CS 105

Networking Practice Questions

Consider this simple network server program that listens for incoming connections on port 12345 and issues a new ticket number to each client that connects.

#include <stdio.h>
#include <string.h>
#include <unistd.h>
#include <arpa/inet.h>

size_t ticket_number = 0;

void issue_ticket(int client_socket) {
    char buffer[100];
    snprintf(buffer, sizeof(buffer), "Your ticket number is %zu\n", 
             ticket_number++);
    send(client_socket, buffer, strlen(buffer), 0);
    close(client_socket);
}

int main() {
    struct sockaddr_in server_addr;
    int server_socket = socket(PF_INET, SOCK_STREAM, 0);
    // Set up the server socket
    server_addr.sin_family = AF_INET;
    server_addr.sin_addr.s_addr = INADDR_ANY;
    server_addr.sin_port = htons(12345);
    bind(server_socket, (struct sockaddr*)&server_addr, sizeof(server_addr));
    listen(server_socket, 5);

    while (1) {
        int client_socket = accept(server_socket, NULL, NULL);
        issue_ticket(client_socket);
    }

    return 0;
}

What does accept do in this code?
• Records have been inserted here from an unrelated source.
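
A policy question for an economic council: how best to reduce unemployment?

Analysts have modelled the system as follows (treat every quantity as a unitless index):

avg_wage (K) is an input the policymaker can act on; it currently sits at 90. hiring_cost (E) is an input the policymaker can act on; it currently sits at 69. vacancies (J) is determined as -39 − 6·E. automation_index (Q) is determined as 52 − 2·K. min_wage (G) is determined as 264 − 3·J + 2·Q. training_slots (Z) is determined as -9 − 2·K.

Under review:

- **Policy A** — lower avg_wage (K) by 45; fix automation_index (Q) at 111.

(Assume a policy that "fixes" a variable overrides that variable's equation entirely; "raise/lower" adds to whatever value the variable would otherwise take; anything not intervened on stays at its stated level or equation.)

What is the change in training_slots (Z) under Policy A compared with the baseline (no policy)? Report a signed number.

90

Baseline:
  K = 90
  Z = -9 − 2·90 = -189
Policy A (K − 45, Q := 111):
  K = 90 − 45 = 45
  Z = -9 − 2·45 = -99
Change in Z: -99 − (-189) = 90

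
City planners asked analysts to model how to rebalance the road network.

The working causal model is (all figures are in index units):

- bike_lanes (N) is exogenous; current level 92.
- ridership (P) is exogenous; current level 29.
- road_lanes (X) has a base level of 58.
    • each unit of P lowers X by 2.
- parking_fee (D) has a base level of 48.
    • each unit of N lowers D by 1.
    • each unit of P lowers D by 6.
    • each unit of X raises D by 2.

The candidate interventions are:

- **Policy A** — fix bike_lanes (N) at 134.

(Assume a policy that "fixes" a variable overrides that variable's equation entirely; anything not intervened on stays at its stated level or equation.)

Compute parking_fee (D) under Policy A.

-260

Policy A (N := 134):
  N = 134
  P = 29
  X = 58 − 2·29 = 0
  D = 48 − 134 − 6·29 + 2·0 = -260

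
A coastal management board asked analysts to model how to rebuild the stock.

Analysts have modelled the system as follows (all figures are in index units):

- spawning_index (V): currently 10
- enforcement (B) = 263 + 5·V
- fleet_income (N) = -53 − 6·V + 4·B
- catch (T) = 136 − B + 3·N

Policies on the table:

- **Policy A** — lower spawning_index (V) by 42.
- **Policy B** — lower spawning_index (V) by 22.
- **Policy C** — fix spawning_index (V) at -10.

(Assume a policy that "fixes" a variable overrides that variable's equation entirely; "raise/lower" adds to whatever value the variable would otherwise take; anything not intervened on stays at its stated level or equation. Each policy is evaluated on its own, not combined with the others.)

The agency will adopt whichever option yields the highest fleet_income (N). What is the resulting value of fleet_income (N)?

Policy A (V − 42):
  V = 10 − 42 = -32
  B = 263 + 5·(-32) = 103
  N = -53 − 6·(-32) + 4·103 = 551
Policy B (V − 22):
  V = 10 − 22 = -12
  B = 263 + 5·(-12) = 203
  N = -53 − 6·(-12) + 4·203 = 831
Policy C (V := -10):
  V = -10
  B = 263 + 5·(-10) = 213
  N = -53 − 6·(-10) + 4·213 = 859
Comparing — Policy A: N=551, Policy B: N=831, Policy C: N=859. Highest is 859 (Policy C).

859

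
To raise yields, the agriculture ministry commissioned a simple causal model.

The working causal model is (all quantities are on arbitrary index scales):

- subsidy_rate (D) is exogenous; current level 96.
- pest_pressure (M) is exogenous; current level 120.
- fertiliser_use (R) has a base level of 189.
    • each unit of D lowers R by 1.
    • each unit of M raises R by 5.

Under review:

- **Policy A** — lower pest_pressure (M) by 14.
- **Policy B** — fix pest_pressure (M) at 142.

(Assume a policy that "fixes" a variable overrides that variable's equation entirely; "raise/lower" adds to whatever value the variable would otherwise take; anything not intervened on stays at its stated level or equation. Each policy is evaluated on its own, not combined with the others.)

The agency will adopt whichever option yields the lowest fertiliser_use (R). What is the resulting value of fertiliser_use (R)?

623

Policy A (M − 14):
  D = 96
  M = 120 − 14 = 106
  R = 189 − 96 + 5·106 = 623
Policy B (M := 142):
  D = 96
  M = 142
  R = 189 − 96 + 5·142 = 803
Comparing — Policy A: R=623, Policy B: R=803. Lowest is 623 (Policy A).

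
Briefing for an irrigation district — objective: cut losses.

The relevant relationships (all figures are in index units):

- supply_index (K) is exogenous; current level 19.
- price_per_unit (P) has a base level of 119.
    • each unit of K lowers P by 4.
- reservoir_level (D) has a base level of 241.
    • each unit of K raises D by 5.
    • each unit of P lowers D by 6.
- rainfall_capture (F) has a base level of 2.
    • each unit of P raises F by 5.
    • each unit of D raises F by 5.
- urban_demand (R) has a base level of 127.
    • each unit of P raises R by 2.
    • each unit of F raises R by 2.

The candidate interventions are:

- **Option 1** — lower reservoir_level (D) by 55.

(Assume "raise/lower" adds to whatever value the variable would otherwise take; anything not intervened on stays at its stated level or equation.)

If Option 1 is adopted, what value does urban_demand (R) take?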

What does it return, and how is that return value used?

Often in a network server, there are multiple clients that might want to connect at the same time, and network servers often use fork() or pthread_create() to handle multiple clients concurrently. Would this approach improve the efficiency of this server? Why or why not? Would one of these approaches be fatally flawed for this server?